Her iki başkan adayının da "ulusal güvenlik tehdidi" tanımlamalarında süregelen bazı farklılıklar bize tamamıyla üzerinde mutabakata varılmış ulusal güvenliğe tehdit algısının ve önceliğinin olmadığını gösteriyor. Hepsinden önemlisi de Amerikan dış politikasında net bir yaklaşımın söz konusu olmadığını görüyoruz. Cumhuriyetçiler ve Demokratlar arasında gidip gelen seçimler de Amerikan dış politikasında bazı konularda her ne kadar süreklilik sağlanabiliyor olsa da pek çok konuda uzun vadeli ve sürdürülebilir bir dış politika görmek mümkün olmuyor.
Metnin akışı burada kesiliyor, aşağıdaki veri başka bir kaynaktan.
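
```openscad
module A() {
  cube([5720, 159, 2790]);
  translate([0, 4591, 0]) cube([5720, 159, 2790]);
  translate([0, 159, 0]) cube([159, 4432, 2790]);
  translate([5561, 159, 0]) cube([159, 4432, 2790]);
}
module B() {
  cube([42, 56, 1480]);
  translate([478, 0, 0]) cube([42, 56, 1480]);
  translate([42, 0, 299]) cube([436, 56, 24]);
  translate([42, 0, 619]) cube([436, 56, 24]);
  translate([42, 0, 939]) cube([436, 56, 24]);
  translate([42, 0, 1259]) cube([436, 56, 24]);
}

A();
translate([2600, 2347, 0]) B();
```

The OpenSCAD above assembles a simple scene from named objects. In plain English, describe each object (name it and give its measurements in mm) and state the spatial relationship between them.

A is a box-shaped house frame (walls only): outside footprint 5720×4750 mm, wall height 2790 mm, wall thickness 159 mm. The two y-facing walls run the full x-width; the two x-facing walls fit between the inner faces of the y-facing walls.

B is a wooden ladder with two side rails of 42×56 mm section and 1480 mm height, set 520 mm apart overall. Between them run 4 rectangular rungs (56 mm deep, 24 mm thick), front faces flush with the rails' −y face. The bottom of the first rung is 299 mm above the floor and each subsequent rung is 320 mm higher than the one below.

The ladder sits inside the house frame, centred.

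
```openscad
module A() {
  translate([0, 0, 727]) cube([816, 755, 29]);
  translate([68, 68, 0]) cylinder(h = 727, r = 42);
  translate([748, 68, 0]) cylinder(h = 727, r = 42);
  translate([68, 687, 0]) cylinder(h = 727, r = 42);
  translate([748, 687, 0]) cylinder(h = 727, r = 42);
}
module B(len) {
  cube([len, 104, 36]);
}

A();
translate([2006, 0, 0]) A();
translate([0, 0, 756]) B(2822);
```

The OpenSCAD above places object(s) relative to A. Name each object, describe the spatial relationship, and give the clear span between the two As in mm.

Second table starts at x = 2006; first ends at x = 816; clear span = 2006 − 816 = 1190 mm.

A is a table. B is a beam. A beam spans the tops of two tables. The clear span between the two tables is 1190 mm.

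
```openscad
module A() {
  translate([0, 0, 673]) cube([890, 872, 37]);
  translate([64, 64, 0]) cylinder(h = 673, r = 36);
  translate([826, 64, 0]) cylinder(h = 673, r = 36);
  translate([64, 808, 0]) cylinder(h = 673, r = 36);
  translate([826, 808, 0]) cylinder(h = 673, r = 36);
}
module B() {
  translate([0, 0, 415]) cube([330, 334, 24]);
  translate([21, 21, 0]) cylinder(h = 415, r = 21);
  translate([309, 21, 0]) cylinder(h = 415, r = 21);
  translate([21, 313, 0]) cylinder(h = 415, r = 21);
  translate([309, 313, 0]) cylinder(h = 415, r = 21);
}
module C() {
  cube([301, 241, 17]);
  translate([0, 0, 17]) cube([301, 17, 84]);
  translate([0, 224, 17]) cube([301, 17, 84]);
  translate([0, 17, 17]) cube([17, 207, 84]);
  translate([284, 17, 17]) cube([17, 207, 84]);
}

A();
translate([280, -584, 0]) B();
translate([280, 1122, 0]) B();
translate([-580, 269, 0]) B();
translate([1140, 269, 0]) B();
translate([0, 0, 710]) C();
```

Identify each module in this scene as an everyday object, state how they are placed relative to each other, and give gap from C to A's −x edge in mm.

A is a table. B is a stool. C is an open box. Four stools sit around the table at the −y, +y, −x, +x sides. The open box is on top of the table. The gap from the open box to the table's −x edge is 0 mm.

The open box's min-x is at 0; the table's min-x is 0; gap = 0 mm.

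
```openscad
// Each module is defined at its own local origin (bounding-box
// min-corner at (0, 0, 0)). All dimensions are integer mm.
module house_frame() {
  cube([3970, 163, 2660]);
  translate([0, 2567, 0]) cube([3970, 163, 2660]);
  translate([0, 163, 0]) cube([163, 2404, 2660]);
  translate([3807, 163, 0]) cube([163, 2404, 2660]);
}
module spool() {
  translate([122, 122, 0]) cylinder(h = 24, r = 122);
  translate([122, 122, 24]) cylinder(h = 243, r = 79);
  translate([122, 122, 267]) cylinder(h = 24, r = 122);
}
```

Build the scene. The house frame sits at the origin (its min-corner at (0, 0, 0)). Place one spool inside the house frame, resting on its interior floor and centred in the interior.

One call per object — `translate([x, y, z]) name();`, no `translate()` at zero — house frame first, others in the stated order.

house_frame();
translate([1863, 1243, 0]) spool();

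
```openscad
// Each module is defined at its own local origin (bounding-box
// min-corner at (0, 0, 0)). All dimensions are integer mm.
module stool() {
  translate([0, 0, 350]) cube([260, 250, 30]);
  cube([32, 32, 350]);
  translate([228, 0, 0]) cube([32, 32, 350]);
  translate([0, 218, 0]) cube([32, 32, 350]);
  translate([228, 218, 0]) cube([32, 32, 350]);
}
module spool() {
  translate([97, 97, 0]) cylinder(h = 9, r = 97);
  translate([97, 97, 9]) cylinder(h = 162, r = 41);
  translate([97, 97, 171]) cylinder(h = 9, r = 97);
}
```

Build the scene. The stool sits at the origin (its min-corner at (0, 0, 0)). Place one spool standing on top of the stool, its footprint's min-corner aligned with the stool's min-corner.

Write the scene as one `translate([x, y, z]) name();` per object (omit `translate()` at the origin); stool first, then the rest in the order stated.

stool();
translate([0, 0, 380]) spool();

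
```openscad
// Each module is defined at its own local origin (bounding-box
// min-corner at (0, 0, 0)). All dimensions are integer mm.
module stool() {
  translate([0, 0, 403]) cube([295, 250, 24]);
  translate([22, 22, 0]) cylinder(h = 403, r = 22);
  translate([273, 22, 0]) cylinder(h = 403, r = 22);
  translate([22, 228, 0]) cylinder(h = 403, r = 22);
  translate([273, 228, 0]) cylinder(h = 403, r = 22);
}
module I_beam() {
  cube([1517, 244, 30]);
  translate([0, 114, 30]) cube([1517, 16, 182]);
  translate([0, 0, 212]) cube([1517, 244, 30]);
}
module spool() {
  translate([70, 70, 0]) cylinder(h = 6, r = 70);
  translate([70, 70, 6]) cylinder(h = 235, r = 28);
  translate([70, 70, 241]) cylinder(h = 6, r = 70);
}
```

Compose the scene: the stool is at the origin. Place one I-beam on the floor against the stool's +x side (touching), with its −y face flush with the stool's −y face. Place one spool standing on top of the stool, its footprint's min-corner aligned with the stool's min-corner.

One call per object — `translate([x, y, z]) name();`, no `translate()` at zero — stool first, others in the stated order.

stool();
translate([295, 0, 0]) I_beam();
translate([0, 0, 427]) spool();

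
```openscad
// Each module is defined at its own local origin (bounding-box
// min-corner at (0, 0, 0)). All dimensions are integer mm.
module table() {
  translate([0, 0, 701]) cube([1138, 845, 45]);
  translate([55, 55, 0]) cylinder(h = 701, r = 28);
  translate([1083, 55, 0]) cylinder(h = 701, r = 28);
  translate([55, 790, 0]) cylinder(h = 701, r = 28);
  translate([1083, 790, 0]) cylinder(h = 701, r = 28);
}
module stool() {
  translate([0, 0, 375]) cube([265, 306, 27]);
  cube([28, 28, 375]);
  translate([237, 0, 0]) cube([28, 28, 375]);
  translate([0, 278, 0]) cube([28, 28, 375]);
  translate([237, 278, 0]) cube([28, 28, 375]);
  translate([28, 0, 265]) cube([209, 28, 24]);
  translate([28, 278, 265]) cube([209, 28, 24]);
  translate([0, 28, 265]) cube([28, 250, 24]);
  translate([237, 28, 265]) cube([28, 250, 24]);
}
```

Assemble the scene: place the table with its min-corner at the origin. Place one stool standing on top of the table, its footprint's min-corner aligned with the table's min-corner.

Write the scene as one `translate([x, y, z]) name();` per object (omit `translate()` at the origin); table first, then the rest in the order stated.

table();
translate([0, 0, 746]) stool();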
Bu durum başta Amerika'nın müttefikleri olmak üzere Amerikan dış politikası ile ilgili nasıl bir yaklaşım benimseneceği ve müttefikleri ile ilişkisinin nereye evrileceği gibi soruların sorulduğu öngörülemeyen bir durumla karşı karşıya kalmamıza neden oluyor. 5 Kasım'da hangi aday ABD Başkanı seçilirse seçilsin ABD'nin bu çok kutuplu dünyada tek büyük güç olmadığı ve çeşitli gruplaşmaların ABD'nin kurduğu ve başını çektiği uluslararası düzen ve kurumlara alternatif ürettiği dönemde bu uzun vadeli ve sürekliliği olan öngörülebilen Amerikan dış politikası eksikliği ABD için bir zafiyete neden olabileceği gibi ABD ve müttefikleri arasındaki ilişkisini de yansımaları olacaktır.